Mein Vorschlag an Dajka brachte mich in ein gewisses Dilemma. Sie hatte hier Eltern und eine Schwester. Und auch Gleb hatte Eltern. Aber ich hatte nur das Recht, zwei Menschen zu helfen. Und das würden meine Freunde sein.

Es waren keine Genies nötig, die mit Gewalt die ganze Welt glücklich machen wollten. Man musste nur denen helfen, die in der Nähe waren. Dann würde es allen besser gehen.

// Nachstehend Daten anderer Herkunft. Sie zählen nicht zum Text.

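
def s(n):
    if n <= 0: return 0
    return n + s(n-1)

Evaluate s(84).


s(84)
= 84 + 83 + 82 + 81 + 80 + 79 + 78 + 77 + 76 + 75 + 74 + 73 + 72 + 71 + 70 + 69 + 68 + 67 + 66 + 65 + 64 + 63 + 62 + 61 + 60 + 59 + 58 + 57 + 56 + 55 + 54 + 53 + 52 + 51 + 50 + 49 + 48 + 47 + 46 + 45 + 44 + 43 + 42 + 41 + 40 + 39 + 38 + 37 + 36 + 35 + 34 + 33 + 32 + 31 + 30 + 29 + 28 + 27 + 26 + 25 + 24 + 23 + 22 + 21 + 20 + 19 + 18 + 17 + 16 + 15 + 14 + 13 + 12 + 11 + 10 + 9 + 8 + 7 + 6 + 5 + 4 + 3 + 2 + 1 + s(0)
= 84 + 83 + 82 + 81 + 80 + 79 + 78 + 77 + 76 + 75 + 74 + 73 + 72 + 71 + 70 + 69 + 68 + 67 + 66 + 65 + 64 + 63 + 62 + 61 + 60 + 59 + 58 + 57 + 56 + 55 + 54 + 53 + 52 + 51 + 50 + 49 + 48 + 47 + 46 + 45 + 44 + 43 + 42 + 41 + 40 + 39 + 38 + 37 + 36 + 35 + 34 + 33 + 32 + 31 + 30 + 29 + 28 + 27 + 26 + 25 + 24 + 23 + 22 + 21 + 20 + 19 + 18 + 17 + 16 + 15 + 14 + 13 + 12 + 11 + 10 + 9 + 8 + 7 + 6 + 5 + 4 + 3 + 2 + 1 + 0
= 3570

3570


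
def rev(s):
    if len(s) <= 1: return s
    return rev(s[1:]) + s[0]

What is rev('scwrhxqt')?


rev('scwrhxqt') = rev('cwrhxqt') + 's'
rev('cwrhxqt') = rev('wrhxqt') + 'c'
rev('wrhxqt') = rev('rhxqt') + 'w'
rev('rhxqt') = rev('hxqt') + 'r'
rev('hxqt') = rev('xqt') + 'h'
rev('xqt') = rev('qt') + 'x'
rev('qt') = rev('t') + 'q'
rev('t') = 't'  (base case)
Concatenating: 't' + 'q' + 'x' + 'h' + 'r' + 'w' + 'c' + 's' = 'tqxhrwcs'

tqxhrwcs


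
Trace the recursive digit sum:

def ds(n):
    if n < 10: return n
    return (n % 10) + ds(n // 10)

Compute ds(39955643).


ds(39955643) = 3 + ds(3995564)
ds(3995564) = 4 + ds(399556)
ds(399556) = 6 + ds(39955)
ds(39955) = 5 + ds(3995)
ds(3995) = 5 + ds(399)
ds(399) = 9 + ds(39)
ds(39) = 9 + ds(3)
ds(3) = 3  (base case)
Total: 3 + 4 + 6 + 5 + 5 + 9 + 9 + 3 = 44

44


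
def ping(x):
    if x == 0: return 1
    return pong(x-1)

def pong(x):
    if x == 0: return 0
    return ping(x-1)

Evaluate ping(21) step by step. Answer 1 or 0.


ping(21) = pong(20)
pong(20) = ping(19)
ping(19) = pong(18)
pong(18) = ping(17)
ping(17) = pong(16)
pong(16) = ping(15)
ping(15) = pong(14)
pong(14) = ping(13)
ping(13) = pong(12)
pong(12) = ping(11)
ping(11) = pong(10)
pong(10) = ping(9)
ping(9) = pong(8)
pong(8) = ping(7)
ping(7) = pong(6)
pong(6) = ping(5)
ping(5) = pong(4)
pong(4) = ping(3)
ping(3) = pong(2)
pong(2) = ping(1)
ping(1) = pong(0)
pong(0) = 0  (base case)
Result: 0

0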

Ada Schnee konnte bis zuletzt nicht verstehen, warum ich Stasjs Seite gewählt hatte, dabei ist es so einfach! Auch wenn Stasj ebenfalls die Interessen von Millionen Menschen und Dutzenden Planeten berücksichtigt hatte, half er denen, die in der Nähe waren und denen er helfen konnte. Schnee jedoch sprach über Millionen, meinte aber nur um sich selbst und die Geliebten — in allen Exemplaren — als männliche und als weibliche Ausgabe.

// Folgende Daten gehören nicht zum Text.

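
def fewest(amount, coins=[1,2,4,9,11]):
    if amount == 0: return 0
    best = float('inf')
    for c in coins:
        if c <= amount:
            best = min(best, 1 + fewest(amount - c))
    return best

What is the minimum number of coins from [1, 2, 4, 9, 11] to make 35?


Building up with DP:
fewest(0) = 0
fewest(1) = min(1+fewest(0)=1+0=1) = 1
fewest(2) = min(1+fewest(1)=1+1=2, 1+fewest(0)=1+0=1) = 1
fewest(3) = min(1+fewest(2)=1+1=2, 1+fewest(1)=1+1=2) = 2
fewest(4) = min(1+fewest(3)=1+2=3, 1+fewest(2)=1+1=2, 1+fewest(0)=1+0=1) = 1
fewest(5) = min(1+fewest(4)=1+1=2, 1+fewest(3)=1+2=3, 1+fewest(1)=1+1=2) = 2
fewest(6) = min(1+fewest(5)=1+2=3, 1+fewest(4)=1+1=2, 1+fewest(2)=1+1=2) = 2
fewest(7) = min(1+fewest(6)=1+2=3, 1+fewest(5)=1+2=3, 1+fewest(3)=1+2=3) = 3
fewest(8) = min(1+fewest(7)=1+3=4, 1+fewest(6)=1+2=3, 1+fewest(4)=1+1=2) = 2
fewest(9) = min(1+fewest(8)=1+2=3, 1+fewest(7)=1+3=4, 1+fewest(5)=1+2=3, 1+fewest(0)=1+0=1) = 1
fewest(10) = min(1+fewest(9)=1+1=2, 1+fewest(8)=1+2=3, 1+fewest(6)=1+2=3, 1+fewest(1)=1+1=2) = 2
fewest(11) = min(1+fewest(10)=1+2=3, 1+fewest(9)=1+1=2, 1+fewest(7)=1+3=4, 1+fewest(2)=1+1=2, 1+fewest(0)=1+0=1) = 1
fewest(12) = min(1+fewest(11)=1+1=2, 1+fewest(10)=1+2=3, 1+fewest(8)=1+2=3, 1+fewest(3)=1+2=3, 1+fewest(1)=1+1=2) = 2
fewest(13) = min(1+fewest(12)=1+2=3, 1+fewest(11)=1+1=2, 1+fewest(9)=1+1=2, 1+fewest(4)=1+1=2, 1+fewest(2)=1+1=2) = 2
fewest(14) = min(1+fewest(13)=1+2=3, 1+fewest(12)=1+2=3, 1+fewest(10)=1+2=3, 1+fewest(5)=1+2=3, 1+fewest(3)=1+2=3) = 3
fewest(15) = min(1+fewest(14)=1+3=4, 1+fewest(13)=1+2=3, 1+fewest(11)=1+1=2, 1+fewest(6)=1+2=3, 1+fewest(4)=1+1=2) = 2
fewest(16) = min(1+fewest(15)=1+2=3, 1+fewest(14)=1+3=4, 1+fewest(12)=1+2=3, 1+fewest(7)=1+3=4, 1+fewest(5)=1+2=3) = 3
fewest(17) = min(1+fewest(16)=1+3=4, 1+fewest(15)=1+2=3, 1+fewest(13)=1+2=3, 1+fewest(8)=1+2=3, 1+fewest(6)=1+2=3) = 3
fewest(18) = min(1+fewest(17)=1+3=4, 1+fewest(16)=1+3=4, 1+fewest(14)=1+3=4, 1+fewest(9)=1+1=2, 1+fewest(7)=1+3=4) = 2
fewest(19) = min(1+fewest(18)=1+2=3, 1+fewest(17)=1+3=4, 1+fewest(15)=1+2=3, 1+fewest(10)=1+2=3, 1+fewest(8)=1+2=3) = 3
fewest(20) = min(1+fewest(19)=1+3=4, 1+fewest(18)=1+2=3, 1+fewest(16)=1+3=4, 1+fewest(11)=1+1=2, 1+fewest(9)=1+1=2) = 2
fewest(21) = min(1+fewest(20)=1+2=3, 1+fewest(19)=1+3=4, 1+fewest(17)=1+3=4, 1+fewest(12)=1+2=3, 1+fewest(10)=1+2=3) = 3
fewest(22) = min(1+fewest(21)=1+3=4, 1+fewest(20)=1+2=3, 1+fewest(18)=1+2=3, 1+fewest(13)=1+2=3, 1+fewest(11)=1+1=2) = 2
fewest(23) = min(1+fewest(22)=1+2=3, 1+fewest(21)=1+3=4, 1+fewest(19)=1+3=4, 1+fewest(14)=1+3=4, 1+fewest(12)=1+2=3) = 3
fewest(24) = min(1+fewest(23)=1+3=4, 1+fewest(22)=1+2=3, 1+fewest(20)=1+2=3, 1+fewest(15)=1+2=3, 1+fewest(13)=1+2=3) = 3
fewest(25) = min(1+fewest(24)=1+3=4, 1+fewest(23)=1+3=4, 1+fewest(21)=1+3=4, 1+fewest(16)=1+3=4, 1+fewest(14)=1+3=4) = 4
fewest(26) = min(1+fewest(25)=1+4=5, 1+fewest(24)=1+3=4, 1+fewest(22)=1+2=3, 1+fewest(17)=1+3=4, 1+fewest(15)=1+2=3) = 3
fewest(27) = min(1+fewest(26)=1+3=4, 1+fewest(25)=1+4=5, 1+fewest(23)=1+3=4, 1+fewest(18)=1+2=3, 1+fewest(16)=1+3=4) = 3
fewest(28) = min(1+fewest(27)=1+3=4, 1+fewest(26)=1+3=4, 1+fewest(24)=1+3=4, 1+fewest(19)=1+3=4, 1+fewest(17)=1+3=4) = 4
fewest(29) = min(1+fewest(28)=1+4=5, 1+fewest(27)=1+3=4, 1+fewest(25)=1+4=5, 1+fewest(20)=1+2=3, 1+fewest(18)=1+2=3) = 3
fewest(30) = min(1+fewest(29)=1+3=4, 1+fewest(28)=1+4=5, 1+fewest(26)=1+3=4, 1+fewest(21)=1+3=4, 1+fewest(19)=1+3=4) = 4
fewest(31) = min(1+fewest(30)=1+4=5, 1+fewest(29)=1+3=4, 1+fewest(27)=1+3=4, 1+fewest(22)=1+2=3, 1+fewest(20)=1+2=3) = 3
fewest(32) = min(1+fewest(31)=1+3=4, 1+fewest(30)=1+4=5, 1+fewest(28)=1+4=5, 1+fewest(23)=1+3=4, 1+fewest(21)=1+3=4) = 4
fewest(33) = min(1+fewest(32)=1+4=5, 1+fewest(31)=1+3=4, 1+fewest(29)=1+3=4, 1+fewest(24)=1+3=4, 1+fewest(22)=1+2=3) = 3
fewest(34) = min(1+fewest(33)=1+3=4, 1+fewest(32)=1+4=5, 1+fewest(30)=1+4=5, 1+fewest(25)=1+4=5, 1+fewest(23)=1+3=4) = 4
fewest(35) = min(1+fewest(34)=1+4=5, 1+fewest(33)=1+3=4, 1+fewest(31)=1+3=4, 1+fewest(26)=1+3=4, 1+fewest(24)=1+3=4) = 4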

Ich wollte einmal so werden wie meine Eltern. Meine wirklichen Eltern und nicht wie das geisteskranke Genie, das sein Genom vermehrt hat!

Ich wollte so werden wie Stasj.

Ich wollte so werden wie die Kameraden auf der Kljasma.

Ich wollte der Freund von Lion und Sascha sein, mich mit Rosi und Rossi vertragen, in die Schule gehen und Fußball spielen.

Und wenn ich erwachsen wäre, würde ich Dajka heiraten… oder vielleicht doch lieber Natascha?

Vielleicht sollte ich mich für ein Leben auf Neu-Kuweit entschließen? Natascha möchte dort bleiben, wo jetzt ihrem tapferen Urgroßvater, mit stolz erhobenem Kopf auf die Feinde zustürmend, ein Denkmal gesetzt wird. Und Dajka würde ich überreden…

Aber jetzt sollte ich die Eltern besuchen. Über Natascha, Dajka und Neu-Kuweit würde ich später nachdenken.

Ich erhob mich von der Steinplatte, zog mich an, nahm den nun doch von Dajka vergessenen Pocket-PC und ging zum Haus des Abschieds.